Luciferase activity reporter assay
The 3’-UTR contains the binding site for hsa-miR-98-5p in IGF1 was amplified from genome and cloned into pGL3 vector (Promega, Madison, WI, USA) and named as wt-IGF1. The mutant IGF1 luciferase vector (mt-IGF1) was constructed from wt-IGF1 using site-direct mutagenesis kit (Takara). Cells were co-transfected with wt-IGF1 or mt-IGF1 and hsa-miR-98-5p mimic or negative control miRNA (miR-NC) using Lipofectamine 2000 (Invitrogen). The hsa-miR-98-5p mimic or miR-NC were purchased from RiboBio (Guangzhou, China). After co-transfection for 48 h, relative luciferase activity was measured using dual-luciferase activity reporter system (Promega).
Cell transfection
pcDNA3.1 contains the coding sequence of IGF1 (pIGF1) was designed by GenScript (Nanjing, Jiangsu, China). For miRNAs or siRNAs transfection, Lipofectamine 2000 obtained from Invitrogen was used according to the manufacturer’s protocol.
Cell counting kit-8 assay
Cell Counting Kit-8 (CCK-8) bought from Beyotime (Haimen, Jiangsu, China) was used to measure cell proliferation rate. Briefly, 2,000 cells were cultured into 96-well plates and incubated for indicated time. Then, CCK-8 reagent was added to each well and the detected the optical density value at 450 nm after further incubation for 2 h.
Wound-healing assay
5 × 105 cells were plated in 6-well plates. After wound generation at cell surface, cells were washed with PBS and incubated in serum-free medium. After 48 h, cell images were captured to measure the migration rate.
Transwell invasion assay
Cell invasion ability was detected with Matrigel coated transwell chamber (8-μm pore size). Cells in serum-free medium were plated to upper chamber, while the serum contained medium was filled to lower chamber. Invaded cells were stained by crystal violet and counted under microscope.

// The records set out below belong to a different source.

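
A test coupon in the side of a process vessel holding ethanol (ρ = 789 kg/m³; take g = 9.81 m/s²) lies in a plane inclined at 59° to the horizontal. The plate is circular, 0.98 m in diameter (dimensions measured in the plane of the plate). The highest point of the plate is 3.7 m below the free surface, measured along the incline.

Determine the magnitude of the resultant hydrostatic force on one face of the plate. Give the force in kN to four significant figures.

γ = ρg = 789 × 9.81 / 1000 = 7.74009 kN/m³.
Let θ = 59° be the plate's angle to the horizontal; measure y along the incline from where the plane meets the free surface. Vertical depth h = y·sinθ with sinθ = 0.857167.
The centroid is at the centre, 0.49 m below the top of the plate, so y_c = 3.7 + 0.49 = 4.19 m and h_c = 4.19 × 0.857167 = 3.59153 m.
A = π(0.49)² = 0.754296 m².
Resultant F = γ·h_c·A = 7.74009 × 3.59153 × 0.754296 = 20.9685 kN.

F ≈ 20.97 kN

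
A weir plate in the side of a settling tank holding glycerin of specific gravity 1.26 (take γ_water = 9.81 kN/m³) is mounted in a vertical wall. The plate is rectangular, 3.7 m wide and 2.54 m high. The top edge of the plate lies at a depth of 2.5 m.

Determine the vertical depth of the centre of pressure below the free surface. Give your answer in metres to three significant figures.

h_p = 3.91 m

γ = 1.26 × 9.81 = 12.3606 kN/m³.
The centroid lies 2.54/2 = 1.27 m below the top edge, so the centroid depth is h_c = 2.5 + 1.27 = 3.77 m.
A = 3.7 × 2.54 = 9.398 m².
Resultant F = γ·h_c·A = 12.3606 × 3.77 × 9.398 = 437.942 kN.
I_c = b·h³/12 = 3.7 × 2.54³/12 = 5.05268 m⁴.
Centre of pressure: y_p = y_c + I_c/(y_c·A) = 3.77 + 5.05268/(3.77 × 9.398) = 3.77 + 0.142608 = 3.91261 m along the plane.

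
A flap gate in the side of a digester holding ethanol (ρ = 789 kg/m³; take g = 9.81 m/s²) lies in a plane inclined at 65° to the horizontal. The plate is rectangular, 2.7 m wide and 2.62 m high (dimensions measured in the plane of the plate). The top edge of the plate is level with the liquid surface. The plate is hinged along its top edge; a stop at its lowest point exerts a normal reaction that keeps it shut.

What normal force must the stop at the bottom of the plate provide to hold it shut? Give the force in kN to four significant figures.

γ = ρg = 789 × 9.81 / 1000 = 7.74009 kN/m³.
Let θ = 65° be the plate's angle to the horizontal; measure y along the incline from where the plane meets the free surface. Vertical depth h = y·sinθ with sinθ = 0.906308.
The centroid lies 2.62/2 = 1.31 m below the top edge, so y_c = 1.31 m and h_c = 1.31 × 0.906308 = 1.18726 m.
A = 2.7 × 2.62 = 7.074 m².
Resultant F = γ·h_c·A = 7.74009 × 1.18726 × 7.074 = 65.0065 kN.
I_c = b·h³/12 = 2.7 × 2.62³/12 = 4.04656 m⁴.
Centre of pressure: y_p = y_c + I_c/(y_c·A) = 1.31 + 4.04656/(1.31 × 7.074) = 1.31 + 0.436666 = 1.74667 m along the plane.
The resultant acts 1.31 + 0.436666 = 1.74667 m (along the plate) below the hinge at the top edge, so the moment about the hinge is M = F × 1.74667 = 65.0065 × 1.74667 = 113.545 kN·m.
A normal force at the bottom, 2.62 m from the hinge, must supply this moment: P = 113.545/2.62 = 43.3378 kN.

P ≈ 43.34 kN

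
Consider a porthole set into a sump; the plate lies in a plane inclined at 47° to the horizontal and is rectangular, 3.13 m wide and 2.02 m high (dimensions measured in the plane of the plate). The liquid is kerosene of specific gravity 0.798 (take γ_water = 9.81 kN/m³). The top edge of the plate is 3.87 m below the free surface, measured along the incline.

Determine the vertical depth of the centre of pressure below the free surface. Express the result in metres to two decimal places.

γ = 0.798 × 9.81 = 7.82838 kN/m³.
Let θ = 47° be the plate's angle to the horizontal; measure y along the incline from where the plane meets the free surface. Vertical depth h = y·sinθ with sinθ = 0.731354.
The centroid lies 2.02/2 = 1.01 m below the top edge, so y_c = 3.87 + 1.01 = 4.88 m and h_c = 4.88 × 0.731354 = 3.56901 m.
A = 3.13 × 2.02 = 6.3226 m².
Resultant F = γ·h_c·A = 7.82838 × 3.56901 × 6.3226 = 176.651 kN.
I_c = b·h³/12 = 3.13 × 2.02³/12 = 2.14989 m⁴.
Centre of pressure: y_p = y_c + I_c/(y_c·A) = 4.88 + 2.14989/(4.88 × 6.3226) = 4.88 + 0.0696788 = 4.94968 m along the plane.
Vertically, h_p = y_p·sinθ = 4.94968 × 0.731354 = 3.61997 m.

h_p = 3.62 m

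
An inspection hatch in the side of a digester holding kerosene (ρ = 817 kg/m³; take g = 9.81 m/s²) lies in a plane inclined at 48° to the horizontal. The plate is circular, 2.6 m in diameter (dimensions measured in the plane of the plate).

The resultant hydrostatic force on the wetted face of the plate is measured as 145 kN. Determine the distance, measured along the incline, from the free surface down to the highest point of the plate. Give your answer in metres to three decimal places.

y_top ≈ 3.285 m

γ = ρg = 817 × 9.81 / 1000 = 8.01477 kN/m³.
A = π(1.3)² = 5.30929 m².
From F = γ·h_c·A, the centroid depth is h_c = 145/(8.01477 × 5.30929) = 3.40754 m.
Let θ = 48° be the plate's angle to the horizontal; measure y along the incline from where the plane meets the free surface. Vertical depth h = y·sinθ with sinθ = 0.743145.
Along the incline, y_c = h_c/sinθ = 3.40754/0.743145 = 4.5853 m.
The centroid is at the centre, 1.3 m below the top of the plate, so the highest point sits at y_top = 4.5853 − 1.3 = 3.2853 m along the incline.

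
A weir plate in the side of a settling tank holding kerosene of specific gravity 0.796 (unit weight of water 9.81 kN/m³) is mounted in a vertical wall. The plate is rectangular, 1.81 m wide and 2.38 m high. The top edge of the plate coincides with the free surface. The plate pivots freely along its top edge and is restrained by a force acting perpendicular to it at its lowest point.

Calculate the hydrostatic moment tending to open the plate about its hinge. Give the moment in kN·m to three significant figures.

γ = 0.796 × 9.81 = 7.80876 kN/m³.
The centroid lies 2.38/2 = 1.19 m below the top edge, so the centroid depth is h_c = 1.19 m.
A = 1.81 × 2.38 = 4.3078 m².
Resultant F = γ·h_c·A = 7.80876 × 1.19 × 4.3078 = 40.0299 kN.
I_c = b·h³/12 = 1.81 × 2.38³/12 = 2.03343 m⁴.
Centre of pressure: y_p = y_c + I_c/(y_c·A) = 1.19 + 2.03343/(1.19 × 4.3078) = 1.19 + 0.396668 = 1.58667 m along the plane.
The resultant acts 1.19 + 0.396668 = 1.58667 m (along the plate) below the hinge at the top edge, so the moment about the hinge is M = F × 1.58667 = 40.0299 × 1.58667 = 63.5142 kN·m.

M ≈ 63.5 kN·m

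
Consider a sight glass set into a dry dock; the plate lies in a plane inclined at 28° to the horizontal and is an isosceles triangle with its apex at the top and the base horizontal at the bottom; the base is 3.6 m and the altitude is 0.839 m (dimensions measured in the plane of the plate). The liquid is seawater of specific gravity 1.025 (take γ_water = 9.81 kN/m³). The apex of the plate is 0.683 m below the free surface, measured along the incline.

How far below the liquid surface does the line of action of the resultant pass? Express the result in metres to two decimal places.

γ = 1.025 × 9.81 = 10.05525 kN/m³.
Let θ = 28° be the plate's angle to the horizontal; measure y along the incline from where the plane meets the free surface. Vertical depth h = y·sinθ with sinθ = 0.469472.
With the apex up, the centroid sits 2h/3 = 2 × 0.839/3 = 0.559333 m below the apex, so y_c = 0.683 + 0.559333 = 1.24233 m and h_c = 1.24233 × 0.469472 = 0.583239 m.
A = ½ × 3.6 × 0.839 = 1.5102 m².
Resultant F = γ·h_c·A = 10.05525 × 0.583239 × 1.5102 = 8.85674 kN.
I_c = b·h³/36 = 3.6 × 0.839³/36 = 0.059059 m⁴.
Centre of pressure: y_p = y_c + I_c/(y_c·A) = 1.24233 + 0.059059/(1.24233 × 1.5102) = 1.24233 + 0.0314785 = 1.27381 m along the plane.
Vertically, h_p = y_p·sinθ = 1.27381 × 0.469472 = 0.598018 m.

h_p = 0.60 m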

Tumor formation in BALB/c nude mice
BALB/c athymic nude mice (female, 4-6 weeks old and 16-20 g) purchased from Beijing Vital River Laboratory Animal Technology Co., Ltd. were used for animal experiments. MCF7 cells stable expressed has-miR-98-5p inhibitor and NC-inhibitor suspended in PBS were inoculated subcutaneously into nude mice (6 per group). Tumor length and width was measured every 5 days. The mice were euthanized via overdose of pentobarbital, and the tumors were weighed. Tumor size was calculated using the formula: (L × W2)/2 (L represents Length; W represents Width). Animal experiments were approved by animal care committee of The First Affiliated Hospital of Jinzhou Medical University.
Statistical analysis
Data obtained in this work were analyzed using GraphPad software (San Diego, CA, USA) and presented as mean ± SD. Differences in groups were analyzed with Student’s t-test (two groups) or ANOVA and post-hoc test (for three groups). P value less than 0.05 was considered as statistically significant.